Размер шрифта
-
+

Перекресток версий. Роман Василия Гроссмана «Жизнь и судьба» в литературно-политическом контексте 1960-х – 2010-х годов - стр. 8

В общем, «мужики» решения принимали. И Солженицын подчеркнул, что «не поэзия и даже не политика решили судьбу моего рассказа, а вот эта его доконная мужицкая суть, столько у нас осмеянная, потоптанная и охаянная с Великого Перелома, да и поранее».

Солженицын удачно выбрал и время для обращения к Твардовскому. На XXII съезде КПСС Хрущев объявил, что продолжится «разоблачение культа личности Сталина», и вот, несколько месяцев спустя, в редакцию самого популярного журнала страны поступила рукопись, публикация которой подтвердила бы, что обещанное реализуется.

Триумф повести закономерен. Позже Солженицын характеризовал советскую лагерную систему куда более резко, но для начала 1960-х годов и дозировка идеальна. Сказано все, что можно было тогда сказать в печати, а запретное – четко обозначено.
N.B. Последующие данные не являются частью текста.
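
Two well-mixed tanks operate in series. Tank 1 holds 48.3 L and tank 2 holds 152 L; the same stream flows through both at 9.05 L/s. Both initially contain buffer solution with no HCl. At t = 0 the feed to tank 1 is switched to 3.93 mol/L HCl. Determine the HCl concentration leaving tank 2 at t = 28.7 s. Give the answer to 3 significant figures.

Species balance on tank i: dCᵢ/dt = (Cᵢ₋₁ − Cᵢ)/τᵢ with τᵢ = Vᵢ/Q.
τ₁ = 48.3/9.05 = 5.3370 s; τ₂ = 152/9.05 = 16.796 s.
Tank 1: C₁ = C_in(1 − e^(−t/τ₁)). Tank 2 (τ₁ ≠ τ₂): C₂ = C_in[1 − (τ₁ e^(−t/τ₁) − τ₂ e^(−t/τ₂))/(τ₁ − τ₂)].
At t = 28.7: e^(−t/τ₁) = 0.0046192, e^(−t/τ₂) = 0.18109.
C₂ = 3.93·[1 − (5.3370·0.0046192 − 16.796·0.18109)/(-11.459)] = 3.93·0.73672 = 2.8953 mol/L.

2.90 mol/L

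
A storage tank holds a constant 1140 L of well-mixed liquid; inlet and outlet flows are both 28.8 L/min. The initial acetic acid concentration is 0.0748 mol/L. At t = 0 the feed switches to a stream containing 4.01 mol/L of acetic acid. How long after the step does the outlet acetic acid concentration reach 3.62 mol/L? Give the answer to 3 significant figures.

Species balance: V dC/dt = Q(C_in − C) ⇒ τ = V/Q = 39.583 min.
C(t) = C_in + (C₀ − C_in) e^(−t/τ). Set C = 3.62 and solve for t:
e^(−t/τ) = (C − C_in)/(C₀ − C_in) = (3.62 − 4.01)/(0.0748 − 4.01) = 0.099106
t = −τ ln(…) = 39.583 × 2.3116 = 91.500 min.

91.5 min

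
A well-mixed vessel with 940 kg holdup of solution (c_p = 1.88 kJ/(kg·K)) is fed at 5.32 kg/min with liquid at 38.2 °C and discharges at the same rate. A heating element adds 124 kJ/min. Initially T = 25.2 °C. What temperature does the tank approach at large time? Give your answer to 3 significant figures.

50.6 °C

M c_p dT/dt = ṁ c_p (T_in − T) + Q̇.
At steady state dT/dt = 0 ⇒ T_ss = T_in + Q̇/(ṁ c_p) = 38.2 + 124/(5.32·1.88) = 50.598 °C.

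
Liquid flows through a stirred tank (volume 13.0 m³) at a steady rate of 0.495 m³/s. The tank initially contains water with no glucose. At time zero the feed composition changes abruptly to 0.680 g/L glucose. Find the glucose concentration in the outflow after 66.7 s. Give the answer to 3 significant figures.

0.626 g/L

Transient balance on the dissolved component: V dC/dt = Q(C_in − C).
So dC/dt = (C_in − C)/τ with τ = V/Q = 13.0/0.495 = 26.263 s.
This is linear first-order; C(t) = C_in + (C₀ − C_in) e^(−t/τ).
C(66.7) = 0.680 + (0 − 0.680)·e^(−66.7/26.263) = 0.680 + (-0.68000)·0.078888 = 0.62636 g/L.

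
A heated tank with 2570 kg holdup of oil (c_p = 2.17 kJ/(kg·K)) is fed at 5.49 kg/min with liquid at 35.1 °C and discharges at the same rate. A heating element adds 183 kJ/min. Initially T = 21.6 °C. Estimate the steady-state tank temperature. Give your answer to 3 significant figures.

Heat balance on the well-mixed liquid: M c_p dT/dt = ṁ c_p (T_in − T) + 183.
At steady state dT/dt = 0 ⇒ T_ss = T_in + Q̇/(ṁ c_p) = 35.1 + 183/(5.49·2.17) = 50.461 °C.

50.5 °C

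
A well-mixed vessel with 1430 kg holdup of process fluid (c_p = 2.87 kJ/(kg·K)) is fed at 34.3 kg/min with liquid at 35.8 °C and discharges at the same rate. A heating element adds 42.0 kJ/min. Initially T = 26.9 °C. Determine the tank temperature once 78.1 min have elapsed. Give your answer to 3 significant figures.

Unsteady energy balance on the tank contents: M c_p dT/dt = ṁ c_p (T_in − T) + 42.0.
τ = M/ṁ = 41.691 min; T_ss = T_in + Q̇/(ṁ c_p) = 35.8 + 42.0/(34.3·2.87) = 36.227 °C.
Solution: T(t) = T_ss + (T₀ − T_ss) e^(−t/τ).
T(78.1) = 36.227 + (-9.3267)·e^(−78.1/41.691) = 36.227 + (-9.3267)·0.15361 = 34.794 °C.

34.8 °C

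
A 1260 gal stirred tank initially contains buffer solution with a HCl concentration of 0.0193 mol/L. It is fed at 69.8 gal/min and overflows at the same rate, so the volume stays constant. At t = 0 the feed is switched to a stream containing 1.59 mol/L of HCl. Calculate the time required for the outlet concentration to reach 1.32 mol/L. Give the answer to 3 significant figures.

Species balance: V dC/dt = Q(C_in − C) ⇒ τ = V/Q = 18.052 min.
C(t) = C_in + (C₀ − C_in) e^(−t/τ). Set C = 1.32 and solve for t:
e^(−t/τ) = (C − C_in)/(C₀ − C_in) = (1.32 − 1.59)/(0.0193 − 1.59) = 0.17190
t = −τ ln(…) = 18.052 × 1.7609 = 31.786 min.

31.8 min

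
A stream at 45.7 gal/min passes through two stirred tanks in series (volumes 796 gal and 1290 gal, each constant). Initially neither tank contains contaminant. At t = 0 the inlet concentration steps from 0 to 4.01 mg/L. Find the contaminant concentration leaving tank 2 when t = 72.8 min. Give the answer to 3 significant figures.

Time constants: τᵢ = Vᵢ/Q for each well-mixed tank.
τ₁ = 796/45.7 = 17.418 min; τ₂ = 1290/45.7 = 28.228 min.
Tank 1: C₁ = C_in(1 − e^(−t/τ₁)). Tank 2 (τ₁ ≠ τ₂): C₂ = C_in[1 − (τ₁ e^(−t/τ₁) − τ₂ e^(−t/τ₂))/(τ₁ − τ₂)].
At t = 72.8: e^(−t/τ₁) = 0.015305, e^(−t/τ₂) = 0.075847.
C₂ = 4.01·[1 − (17.418·0.015305 − 28.228·0.075847)/(-10.810)] = 4.01·0.82660 = 3.3147 mg/L.

3.31 mg/L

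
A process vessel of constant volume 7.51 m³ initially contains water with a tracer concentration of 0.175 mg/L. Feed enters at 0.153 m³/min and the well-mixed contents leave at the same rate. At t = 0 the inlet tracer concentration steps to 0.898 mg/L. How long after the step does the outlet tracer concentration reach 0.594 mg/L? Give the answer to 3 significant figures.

Species balance: V dC/dt = Q(C_in − C) ⇒ τ = V/Q = 49.085 min.
C(t) = C_in + (C₀ − C_in) e^(−t/τ). Set C = 0.594 and solve for t:
e^(−t/τ) = (C − C_in)/(C₀ − C_in) = (0.594 − 0.898)/(0.175 − 0.898) = 0.42047
t = −τ ln(…) = 49.085 × 0.86638 = 42.526 min.

42.5 min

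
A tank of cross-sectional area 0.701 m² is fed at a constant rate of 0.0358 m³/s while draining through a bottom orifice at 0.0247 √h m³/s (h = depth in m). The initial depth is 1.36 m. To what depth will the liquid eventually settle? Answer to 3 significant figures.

A dh/dt = Q_in − 0.0247 √h. Steady state requires inflow = outflow:
Q_in = 0.0247 √h_ss ⇒ √h_ss = 0.0358/0.0247 = 1.4494.
h_ss = 1.4494² = 2.1007 m. (Since h₀ = 1.36 m < h_ss, the level will rise toward this value.)

2.10 m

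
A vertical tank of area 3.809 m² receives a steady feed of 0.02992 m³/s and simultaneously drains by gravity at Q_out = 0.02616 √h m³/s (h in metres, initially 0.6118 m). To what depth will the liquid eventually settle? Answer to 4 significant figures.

1.308 m

Volume balance on the tank: A dh/dt = Q_in − 0.02616 √h. At steady state dh/dt = 0:
Q_in = 0.02616 √h_ss ⇒ √h_ss = 0.02992/0.02616 = 1.14373.
h_ss = 1.14373² = 1.30812 m. (Since h₀ = 0.6118 m < h_ss, the level will rise toward this value.)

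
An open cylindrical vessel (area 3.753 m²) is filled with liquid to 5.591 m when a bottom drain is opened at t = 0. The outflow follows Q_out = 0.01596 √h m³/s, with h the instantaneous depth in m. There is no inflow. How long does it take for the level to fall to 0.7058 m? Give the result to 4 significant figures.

A dh/dt = −Q_out = −0.01596 √h.
∫ h^(−1/2) dh = −(0.01596/A) ∫ dt, giving 2√h = 2√h₀ − (0.01596/A) t.
t = 2A(√h₀ − √h)/0.01596 = 2·3.753·(√5.591 − √0.7058)/0.01596
  = 7.50600 × (2.36453 − 0.840119) / 0.01596 = 716.931 s.

716.9 s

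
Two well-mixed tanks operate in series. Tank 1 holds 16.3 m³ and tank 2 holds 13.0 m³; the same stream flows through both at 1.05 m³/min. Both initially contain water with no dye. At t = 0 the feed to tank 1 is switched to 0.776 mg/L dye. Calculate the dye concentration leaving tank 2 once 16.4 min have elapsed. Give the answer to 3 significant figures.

Time constants: τᵢ = Vᵢ/Q for each well-mixed tank.
τ₁ = 16.3/1.05 = 15.524 min; τ₂ = 13.0/1.05 = 12.381 min.
Solving the cascade with C₁(0)=C₂(0)=0 gives C₂(t) = C_in[1 − (τ₁ e^(−t/τ₁) − τ₂ e^(−t/τ₂))/(τ₁ − τ₂)].
At t = 16.4: e^(−t/τ₁) = 0.34769, e^(−t/τ₂) = 0.26591.
C₂ = 0.776·[1 − (15.524·0.34769 − 12.381·0.26591)/(3.1429)] = 0.776·0.33012 = 0.25618 mg/L.

0.256 mg/L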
В 1956 году такую повесть вряд ли пропустила бы цензура. Маловероятно, чтоб даже у Симонова получилось. Шесть лет спустя – в связи с XXII съездом КПСС – Твардовскому удалось. И статус у него был партийный, и Хрущев тогда добивал сталинский авторитет.

30 декабря 1962 года – двух месяцев не минуло после издания повести – Солженицын принят в ССП. А это давало триумфатору право жить исключительно литературными доходами, не работая постоянно на каком-нибудь предприятии либо в учреждении.

Однако триумф Солженицына и Твардовского не повлиял на судьбу гроссмановского романа. По-прежнему тот был под запретом.

Ямпольский в статье о Гроссмане осмыслил это как нелепость. Трагическую парадоксальную ситуацию, возможную только в «путаном обществе».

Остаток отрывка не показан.